More of an interactive designer than a badge maker, Alex Peterson runs his own design practice, Pixel-Air, from an office in Cheshire. However, when the rigidity of grids, buttons and client requests grind him down, he relieves his creative tension designing buttons, which he sells on

“I don’t really look to sell them. I just happened to go on one lunchtime and fancied having a go myself,” he explains. “It can be a nice surprise each month to see that 30-40 people may have bought my badges.”

He playfully describes his badges as “canapés of visual communication,” but also admits that they’ve led to a few commissions, especially for logo work. 

But, of course, they are very small. It’s not easy to design for a canvas that is a one-inch circle. “Clarity of the detail and getting the colour balance is crucial,” he says. “It’s got to be short and snappy. So I like to keep my work clean and simple and hopefully avoid any printing issues.”

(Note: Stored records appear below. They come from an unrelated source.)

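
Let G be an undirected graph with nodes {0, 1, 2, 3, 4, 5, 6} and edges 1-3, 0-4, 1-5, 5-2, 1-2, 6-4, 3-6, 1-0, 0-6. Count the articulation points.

1

Removing 1 increases the component count from 1 to 2, so 1 is a cut vertex.
By contrast removing 0 leaves 1 component; it is not a cut vertex. No other vertex is a cut vertex either.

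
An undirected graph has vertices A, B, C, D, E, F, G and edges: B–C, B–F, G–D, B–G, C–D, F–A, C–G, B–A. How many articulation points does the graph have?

1

Removing B increases the component count from 2 to 3, so B is a cut vertex.
By contrast removing G leaves 2 components; it is not a cut vertex. No other vertex is a cut vertex either.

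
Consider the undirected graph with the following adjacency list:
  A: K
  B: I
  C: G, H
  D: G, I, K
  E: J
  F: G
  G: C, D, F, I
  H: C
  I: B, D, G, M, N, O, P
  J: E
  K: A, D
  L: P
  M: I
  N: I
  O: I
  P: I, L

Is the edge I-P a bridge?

Removing I-P leaves no path between I and P: the component count goes from 2 to 3. So it is a bridge.

Yes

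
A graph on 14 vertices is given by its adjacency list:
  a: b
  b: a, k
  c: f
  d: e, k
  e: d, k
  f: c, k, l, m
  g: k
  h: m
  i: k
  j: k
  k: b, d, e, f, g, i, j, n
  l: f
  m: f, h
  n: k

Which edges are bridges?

The edges on the cycle e-d-k-e are not bridges since each lies on that cycle.
But removing g-k disconnects g from k; removing k-b disconnects k from b; removing k-f disconnects k from f; removing c-f disconnects c from f — these are bridges.
In total 11 edges are bridges.

a-b, b-k, c-f, f-k, f-l, f-m, g-k, h-m, i-k, j-k, k-n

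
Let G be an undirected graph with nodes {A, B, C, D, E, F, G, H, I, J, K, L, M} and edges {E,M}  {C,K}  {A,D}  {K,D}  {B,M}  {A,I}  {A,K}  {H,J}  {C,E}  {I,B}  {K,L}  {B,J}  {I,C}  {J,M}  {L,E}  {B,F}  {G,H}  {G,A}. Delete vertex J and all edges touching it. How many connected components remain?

1

With J gone, the remaining components are: {A, B, C, D, E, F, G, H, I, K, L, M}.
That is 1 component.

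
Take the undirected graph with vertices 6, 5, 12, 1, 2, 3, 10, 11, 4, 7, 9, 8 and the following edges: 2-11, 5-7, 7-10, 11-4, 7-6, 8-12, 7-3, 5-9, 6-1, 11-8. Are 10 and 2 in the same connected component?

The component containing 10 is {1, 3, 5, 6, 7, 9, 10}, and 2 is not in it.

No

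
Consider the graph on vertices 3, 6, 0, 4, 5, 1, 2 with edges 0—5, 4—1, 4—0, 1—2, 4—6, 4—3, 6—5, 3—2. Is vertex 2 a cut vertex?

No

Deleting 2 leaves 1 component (was 1) (its neighbors 1, 3 remain connected to each other), so 2 is not a cut vertex.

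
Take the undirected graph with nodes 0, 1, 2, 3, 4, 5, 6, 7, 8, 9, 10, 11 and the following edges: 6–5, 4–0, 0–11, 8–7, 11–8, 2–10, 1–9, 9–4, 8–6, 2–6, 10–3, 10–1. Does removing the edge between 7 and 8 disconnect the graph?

Removing 7–8 leaves no path between 7 and 8: the component count goes from 1 to 2. So it is a bridge.

Yes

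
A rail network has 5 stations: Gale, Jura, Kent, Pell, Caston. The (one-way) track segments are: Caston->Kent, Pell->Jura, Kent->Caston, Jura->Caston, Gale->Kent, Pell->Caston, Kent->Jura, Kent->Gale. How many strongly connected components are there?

{Gale, Jura, Kent, Caston} are all mutually reachable — one SCC of size 4.
{Pell} is an SCC by itself.
That gives 2 strongly connected components.

2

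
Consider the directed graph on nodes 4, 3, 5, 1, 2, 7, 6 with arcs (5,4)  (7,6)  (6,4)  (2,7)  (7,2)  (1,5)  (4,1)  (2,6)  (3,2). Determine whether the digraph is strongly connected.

No

There is no directed path from 2 to 3, so the graph is not strongly connected.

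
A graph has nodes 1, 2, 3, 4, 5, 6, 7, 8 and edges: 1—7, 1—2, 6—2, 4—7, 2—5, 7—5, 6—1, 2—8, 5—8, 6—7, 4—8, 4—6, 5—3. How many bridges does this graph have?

The edges on the cycle 6-1-7-6 are not bridges since each lies on that cycle.
But removing 5—3 disconnects 5 from 3 — this is a bridge.

1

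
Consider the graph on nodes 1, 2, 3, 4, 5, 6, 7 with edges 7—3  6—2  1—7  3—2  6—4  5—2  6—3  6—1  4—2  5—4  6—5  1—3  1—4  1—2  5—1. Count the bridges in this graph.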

Again, RGB-CMYK conversion is an issue; Alex finds his work tends to print darker than the screen designs, so he adds a bit of brightness before submitting to print. With buttons, there’s also the problem of the curvature of the print surface; the PSD templates feature sufficient bleed area to avoid printout problems. 

One of Alex’s most popular badges is a design that incorporates his initials and isometric perspective. “I love typography,” he says, “and so my logo simply came about from experimenting. I remember filling a sketchbook with hundreds of little doodles and squiggles and eventually came up with an idea to combine the letter ‘a’ and ‘e’ using one single line. By adding a bit of isometric perspective and lighting you could tell the two letters apart.” 

But what’s more important is good badge design. “Make it relevant to now,” he recommends. “Think about what’s popular in your social circle and industry and try and communicate that via a badge. Think about what appeals to you because after all you should want to wear it with pride.”